A group of five Intel CPU buyers has begun a class action suit against the iconic PC chip designer reveals a court document shared by The Register. The plaintiffs assert that Intel knowingly sold billions of CPUs after it already knew of the AVX side-channel vulnerability that would eventually precipitate Downfall. It is further claimed that Intel had knowledge of the AVX vulnerability since 2018 and that Intel’s patch to its architectural flaw meant CPUs were “slowed down beyond recognition.”
Back in August, we reported on behind-the-scenes legal manoeuvrings as a class action against Intel brewed. At that time we recalled that contemporary tests on Intel CPUs spanning the Skylake to Rocket Lake (6th to 11th Gen Core processor) architectures showed patching slowed some operations as much as 50%. Apps that leaned heavily on AVX2 and AVX-512 workloads to complete tasks were worst affected. However, if left unpatched, threat actors could exploit Downfall to extract sensitive information like encryption keys from systems using the 6th to 11th Gen Core CPUs via malware or local access.
The key complaint within the court document, which asks for a jury trial at the US District Court in San Jose, isn’t about the existence of the Downfall vulnerability, or the patch performance penalty, but of Intel basically sitting on its hands. The plaintiffs say that Intel knew of the “defect” behind Downfall since 2018.
Of course, 2018 was a very big year for computer security news. This was the year when Spectre and Meltdown were all over the headlines in the tech press. It was the first time we had seen exploits targeting the speculative execution process that is used by many modern CPUs to speed calculations. Due to the way this process was implemented, threat actors could snoop on data in memory from other processes.
With all the uproar about Spectre and Meltdown, some security researchers began to look at similar attack vectors. It is thought that, in June 2018, Alexander Yee was one of the first computer enthusiasts and tinkerers to write about a “new Spectre exploit variant for Intel processors involving AVX and AVX512 instructions.” Intel got Yee to keep any detailed report under his hat until August 2018. With early access to this data and thousands of engineers on its payroll, one might have expected Intel to do something about this AVX data-leaking possibility.
Actually, according to the class action filing, Yee wasn’t the only one to warn Intel of AVX vulnerabilities which would eventually precipitate Downfall. A key argument of the plaintiffs is that “In the summer of 2018, as Intel was dealing with the fallout of Spectre and Meltdown and promising a hardware fix in future CPU generations, Intel received two separate vulnerability reports from third parties flagging a particular set of instructions on Intel’s CPUs, called the Advanced Vector Extensions (AVX).” Importantly, Intel hasn’t denied seeing these reports, the court document says “Intel contemporaneously acknowledged both reports.”
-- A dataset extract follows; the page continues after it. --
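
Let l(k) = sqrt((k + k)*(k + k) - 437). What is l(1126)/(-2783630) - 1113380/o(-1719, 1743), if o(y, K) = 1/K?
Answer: -1940621340 - sqrt(5071067)/2783630 ≈ -1.9406e+9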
Above we have mentioned the main thrust of the class action suit, with complaints about Intel knowingly selling billions of CPUs since 2018 with a “defect.” Secondly, the two unacceptable choices for the CPU buyers were to either leave the vulnerability open or to apply a patch that “destroys their CPUs’ performance.” And it is mainly due to these factors that the plaintiffs are asking for “damages and equitable relief,” from Intel.
Some interesting background to each of the five plaintiffs is also provided in the court document shared by The Register [PDF]. Basically, each talks about their research into buying or DIYing a fast modern PC, how the system performance was eventually impacted by Downfall mitigations, and how price / performance was thus heavily impacted.